Bœuf Fassone en importation directe. Cette obsession de la qualité se vérifie avec le bœuf Fassone, point d'orgue de notre visite. Importé en Suisse par le chef en personne, il est cuit à la perfection. La viande est si tendre et juteuse qu'on pourrait presque la couper à la fourchette. Ce morceau savoureux est accompagné d'une superbe caponata, de parmesan râpé, d'une sauce onctueuse à la truffe et d'un filet d'huile aux herbes.

Gandria, une table chaleureuse où les clients solo comme les familles se sentent comme chez eux.

Comme un tableau, le dessert Il Sol Levante a Ponente au basilic et thé matcha.

Vincenzo Giugliano, le responsable du service, incarne l'accueil authentique de la maison.
Ris de veau et glace au parmesan. Le sens de l'accueil se traduit aussi par la flexibilité accordée lors de la composition du menu dégustation: les clients qui tiennent absolument à goûter aux ris de veau panés ne sont pas contrariés. Et l'accompagnement idéal pour ces abats savoureux est plutôt déroutant. Il s'agit d'une glace à base de Parmigiano Reggiano affiné 40 mois et de vinaigre balsamique de 35 ans d'âge. Autre signe que le maître d'hôtel Vincenzo Giugliano et son équipe font tout pour satisfaire leurs clients: les vins au verre sont conseillés avec une grande expertise, sans le snobisme des grands noms que l'on retrouve parfois dans les restaurants italiens.
Un faux œuf au plat. C'est ici que l'humour entre en scène. La carte propose l'Uovo di Amalfi, un trompe-l'œil d'œuf au plat en dessert. C'est en fait un jaune à la mangue qui repose sur une mousse blanche au citron d'Amalfi, et éclate littéralement lorsqu'on le perce. Cette création rappelle la cuisine moléculaire de chefs étoilés comme Ferran Adrià ou Heston Blumenthal. Mais le moment le plus spectaculaire de notre visite reste le gâteau maison de Peroncini, à la crème de noisettes, chocolat blanc et café, baptisé Cremino Piemontese 2.0. Un pur délice pour les amateurs de café et de fruits secs.

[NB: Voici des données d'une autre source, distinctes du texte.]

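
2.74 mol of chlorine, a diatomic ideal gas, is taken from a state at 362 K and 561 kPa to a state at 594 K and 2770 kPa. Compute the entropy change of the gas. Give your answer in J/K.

ΔS = nC_p ln(T₂/T₁) − nR ln(P₂/P₁), with C_p = 7R/2 = 29.1 J mol⁻¹ K⁻¹ for a diatomic ideal gas.
ΔS = 2.74 × [29.1 × ln(594/362) − 8.314 × ln(2770/561)] = 3.11 J/K.

ΔS = 3.11 J/K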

Les meilleurs produits, préparés avec créativité incarnés par ce cordon bleu à base de turbot et de langoustines dans une croûte de riz et surmonté d'écume de mer.
The Place to B. Le restaurant Gandria est l'endroit idéal pour un déjeuner d'affaires raffiné: du mardi au vendredi, il propose un menu composé de deux plats dont le prix varie entre 35 et 60 fr. Les plats de la carte du soir, tout aussi prisés, mettent à l'honneur les classiques de la maison, comme la Burrata al Cucchiaio aux tomates Piennolo du Vésuve et Colatura di Alici de Cetara, préparée dans les règles de l'art. Au dîner, la plupart des clients optent pour le menu dégustation en quatre ou six services, affiché entre 98 et 125 fr. Note actuelle au Gault&Millau: 16 points.